Last week, we had a very special house guest: Grandpa! Grandpa flew in on a Saturday afternoon and stayed til Thursday. As always, it was too brief a visit, but it was a great one. Oh, how the children love their grandpa! Mae in particular has a very special relationship with each grandparent individually. Grandpa K was especially good at making her laugh and reading her stories.
When we have a house guest, Mae kindly (and with much joy, I might add!) gives up her room and sleeps on the floor in my bedroom. Her room is large, has a full size bed, and has an attached bathroom. She also loves sleeping in our room and the whispering-in-bed chatting that goes along with such an arrangement.
In general, sleep issues are common among adopted children, and our daughter was no exception. In a later post, I’ll go into the ways we reassured our daughter that she was safe enough to go to sleep. It was not an easy fix, but we did it. (She is the only one of my children who will ask to go to bed at night!)
The distinct dislike of being alone transcends bedtime; many adopted children are uncomfortable being alone at all.
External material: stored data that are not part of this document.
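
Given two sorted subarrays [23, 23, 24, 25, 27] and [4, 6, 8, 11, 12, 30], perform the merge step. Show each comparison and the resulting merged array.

Merging process:

Compare 23 vs 4: take 4 from right. Merged: [4]
Compare 23 vs 6: take 6 from right. Merged: [4, 6]
Compare 23 vs 8: take 8 from right. Merged: [4, 6, 8]
Compare 23 vs 11: take 11 from right. Merged: [4, 6, 8, 11]
Compare 23 vs 12: take 12 from right. Merged: [4, 6, 8, 11, 12]
Compare 23 vs 30: take 23 from left. Merged: [4, 6, 8, 11, 12, 23]
Compare 23 vs 30: take 23 from left. Merged: [4, 6, 8, 11, 12, 23, 23]
Compare 24 vs 30: take 24 from left. Merged: [4, 6, 8, 11, 12, 23, 23, 24]
Compare 25 vs 30: take 25 from left. Merged: [4, 6, 8, 11, 12, 23, 23, 24, 25]
Compare 27 vs 30: take 27 from left. Merged: [4, 6, 8, 11, 12, 23, 23, 24, 25, 27]
Append remaining from right: [30]. Merged: [4, 6, 8, 11, 12, 23, 23, 24, 25, 27, 30]

Final merged array: [4, 6, 8, 11, 12, 23, 23, 24, 25, 27, 30]
Total comparisons: 10

The merged array is [4, 6, 8, 11, 12, 23, 23, 24, 25, 27, 30], requiring 10 comparisons. The merge step runs in O(n) time where n is the total number of elements.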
Why is this? In Mae’s case, being alone is a very upsetting thing. She has come a long way, but it is still hard for her. One example of this is time-out. We so seldom use time-out with Mae and Sam that we often have to re-explain it to them when we choose to enforce it. Oftentimes, it is a result of back-talk. Mae can disagree with me until the cows come home, and we are working hard to teach her to be more respectful.
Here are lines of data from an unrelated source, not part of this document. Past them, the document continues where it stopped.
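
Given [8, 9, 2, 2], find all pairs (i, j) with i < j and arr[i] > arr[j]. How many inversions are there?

Finding inversions in [8, 9, 2, 2]:

(0, 2): arr[0]=8 > arr[2]=2
(0, 3): arr[0]=8 > arr[3]=2
(1, 2): arr[1]=9 > arr[2]=2
(1, 3): arr[1]=9 > arr[3]=2

Total inversions: 4

The array has 4 inversion(s): (0,2), (0,3), (1,2), (1,3). Each pair (i,j) satisfies i < j and arr[i] > arr[j].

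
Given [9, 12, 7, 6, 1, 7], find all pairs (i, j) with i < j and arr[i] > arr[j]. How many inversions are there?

Finding inversions in [9, 12, 7, 6, 1, 7]:

(0, 2): arr[0]=9 > arr[2]=7
(0, 3): arr[0]=9 > arr[3]=6
(0, 4): arr[0]=9 > arr[4]=1
(0, 5): arr[0]=9 > arr[5]=7
(1, 2): arr[1]=12 > arr[2]=7
(1, 3): arr[1]=12 > arr[3]=6
(1, 4): arr[1]=12 > arr[4]=1
(1, 5): arr[1]=12 > arr[5]=7
(2, 3): arr[2]=7 > arr[3]=6
(2, 4): arr[2]=7 > arr[4]=1
(3, 4): arr[3]=6 > arr[4]=1

Total inversions: 11

The array has 11 inversion(s): (0,2), (0,3), (0,4), (0,5), (1,2), (1,3), (1,4), (1,5), (2,3), (2,4), (3,4). Each pair (i,j) satisfies i < j and arr[i] > arr[j].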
We learned long ago that having Mae in her room with the door closed is a complete disaster. Rather than calming down, being alone panics her into a frenzy of sweating and screaming. Obviously, we don’t use this method anymore!
Another version involves leaving the door open. More often than not, however, her raging includes slamming her bedroom door over and over. Needless to say, we don’t do this very much either.
When she was younger, we managed by holding her in the rocking chair and letting her scream and cry. It seldom calmed her, but at least we were present during her despair. Now that she is older, a simple five-minute time-out on the steps works beautifully. She is not alone; we are all around her, going about our business.
Whatever the reason for being alone, we always take care to hold and comfort her when the period of separation has ended. Even time on the steps provokes tears and the need for a cuddle. Sometimes I think these moments are the most raw and important for both of us. She desperately needs to know that I will be there for her, and I just as desperately need her to know that I will be. Always and forever.
How does your child react to being alone, even in a non-physical way? What tools do you use to comfort them?